When it comes to studio photoshoots, you can have all of the equipment your heart desires. From changeable backdrops to lighting rigs, your only restriction is how much space you have available. If you are working on location, however, you have an entirely different set of restrictions in place. You are limited by what you can carry – and what you can manage to power.
In the large majority of cases, you will only need a basic kit. This will be enough to get you some fantastic images, and you can then work on them in post-production for those final tweaks. Your camera is the obvious necessity, with at least one lens. You may wish to include two options, perhaps one with a short focal length and one which is a little longer, depending on the purpose of your shoot.
You can also add a reflector to your kit – it’s best to choose one which has multiple sides. You can get four-sided reflectors which offer black, white, silver, and gold sides – the extra two sides being on the inside of a fabric shell which can be flipped inside-out. If it also folds down to a smaller size for transportation, it will be a lot of help.

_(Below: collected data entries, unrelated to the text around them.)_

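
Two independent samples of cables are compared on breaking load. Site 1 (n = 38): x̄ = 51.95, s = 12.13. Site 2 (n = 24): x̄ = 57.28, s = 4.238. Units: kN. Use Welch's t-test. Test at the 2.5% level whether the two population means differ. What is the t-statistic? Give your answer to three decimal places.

-2.480

Let group 1 = site 1, group 2 = site 2. H0: μ_1 = μ_2; H1: μ_1 ≠ μ_2 (Welch's two-sample t-test, two-sided).
t = (x̄_1 − x̄_2)/√(s_1²/n_1 + s_2²/n_2) = (51.95 − 57.28)/√(12.13²/38 + 4.238²/24) = -2.480
Welch–Satterthwaite df ≈ 49.70
Two-sided p-value ≈ 0.0166
Since p ≈ 0.0166 < α = 0.025, reject H0; the data support H1.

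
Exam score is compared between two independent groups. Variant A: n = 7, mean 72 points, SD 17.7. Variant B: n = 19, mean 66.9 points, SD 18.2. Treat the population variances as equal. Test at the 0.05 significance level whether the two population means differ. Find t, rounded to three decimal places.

Let group 1 = variant A, group 2 = variant B. H0: μ_1 = μ_2; H1: μ_1 ≠ μ_2 (two-sample pooled-variance t-test, two-sided).
s_p² = [(7−1)·17.7² + (19−1)·18.2²]/(7+19−2) = 326.752
t = (72 − 66.9)/√[326.752·(1/7 + 1/19)] = 0.638
df = n₁ + n₂ − 2 = 24
Two-sided p-value ≈ 0.5294
Since p ≈ 0.5294 > α = 0.05, fail to reject H0; the data do not provide sufficient evidence against H0.

0.638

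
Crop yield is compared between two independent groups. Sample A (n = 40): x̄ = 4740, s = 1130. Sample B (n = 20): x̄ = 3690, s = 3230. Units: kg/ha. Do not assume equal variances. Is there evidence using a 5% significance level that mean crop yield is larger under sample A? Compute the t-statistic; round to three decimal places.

1.411

Let group 1 = sample A, group 2 = sample B. H0: μ_1 = μ_2; H1: μ_1 > μ_2 (Welch's two-sample t-test, right-tailed).
t = (x̄_1 − x̄_2)/√(s_1²/n_1 + s_2²/n_2) = (4740 − 3690)/√(1130²/40 + 3230²/20) = 1.411
Welch–Satterthwaite df ≈ 21.36
p-value = P(T ≥ 1.411) ≈ 0.086
Since p ≈ 0.086 > α = 0.05, fail to reject H0; the data do not provide sufficient evidence against H0.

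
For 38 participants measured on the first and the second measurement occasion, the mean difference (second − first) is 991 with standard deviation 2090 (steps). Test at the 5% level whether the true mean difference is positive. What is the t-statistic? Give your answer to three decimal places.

H0: μ_d = 0; H1: μ_d > 0 (paired t-test on the differences, right-tailed).
t = d̄/(s_d/√n) = 991/(2090/√38) = 2.923
df = n − 1 = 37
p-value = P(T ≥ 2.923) ≈ 0.003
Since p ≈ 0.003 < α = 0.05, reject H0; the evidence is statistically significant.

2.923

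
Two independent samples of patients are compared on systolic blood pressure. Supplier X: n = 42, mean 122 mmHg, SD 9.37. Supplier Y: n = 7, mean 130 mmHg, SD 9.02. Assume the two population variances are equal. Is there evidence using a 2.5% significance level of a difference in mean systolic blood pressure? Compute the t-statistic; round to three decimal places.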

Finally, if the weather is overcast, you may consider a flash gun. Most photographers who work on location prefer to only use fill-in flash if it is deemed absolutely necessary. Instead, try to use the natural light which is available.
More Serious Options
If you are going in for a more serious shoot, you might want to consider adding a few more items. For example, if you are shooting inside a building where you have been given permission to stage a photoshoot, a lighting kit could be possible.
A maximum of three lights should normally be enough to get the lighting that you require. While there will always be photographers who use a more complicated set-up, the results will only be marginally different – to the untrained eye, there may be no advantage at all from adding extra lights. A set of three allows for even lighting from both sides, plus a backlight or something directly in front of the model from above or below.
Invest in a lightweight kit which uses aluminium poles or something even lighter. This will make it easier to carry. Having a carrying case for your lighting kit will also help you to get it to the location without any hassle, as you can then set it up on location and take it down again before you go.
Be careful about bringing your lighting kit if you don’t have permission to be where you are. Particularly if you are obstructing a public place, you may actually be breaking the law. Only think about packing lights if you know you are not going to be causing any trouble.
Along with this lighting kit, you may consider other reflection options such as large white boards, or black boards to help keep some areas in the shade. You can also use different attachments for the lighting kit: umbrellas, softboxes, snoods, and so on. A tripod may be necessary if you are shooting in low light.
Before you decide on your lighting kit, think carefully about what kind of effects you want to produce and what you need to pack with you. You can easily run tests by setting up the lights in another outdoor area, such as your own backyard, to see what it will look like.
In order to carry out the same kind of shoot you would in a studio, but on location, you will need some upgrades that turn your kit into a mobile studio.
Along with the lightweight poles and carrying kits, there is one more thing your lights will need: power. If you have set up inside a building, you may be lucky enough to get access to sockets where you can plug the lights in. If not, you can instead pick up a battery pack or generator which will do the job. Be warned: these options are often very heavy, difficult to transport, and will only provide you with power for a set length of time.
You could also potentially set up a laptop station, even if you are on location in the middle of a Mongolian field. So long as you have the right kit, you can set up a tethered camera with live images on the laptop no matter where you are.
You will need a folding travel desk or something else to rest the laptop on, along with all of your wires and cables to make the connection and hook your laptop up to your generator. You can also bring along a Wi-Fi dongle or hotspot generator if it is strong enough to find a signal. You could feasibly even edit and send the images off to a client without leaving that Mongolian field – if you have the right stuff.
It can be very expensive to build up a location kit of this type. It’s more suited to those who are well-established as photographers, usually in a commercial or editorial field. If you have a magazine or an advertising client waiting for the images with a big budget, it should be possible to get it done!
Of course, there are more considerations to think about if you have to travel to your location, such as by train or airplane – but we will leave those for another post!
When you are photographing on location, generally speaking, all you need is the basic kit. Most photographers will find the results they desire with this equipment – and indeed, learning how to get great shots without relying on the tricks of the studio can be a fantastic opportunity for a new photographer to improve their skills. If you wouldn’t feel comfortable working with such a small collection of equipment, then it might be time to get some practice in!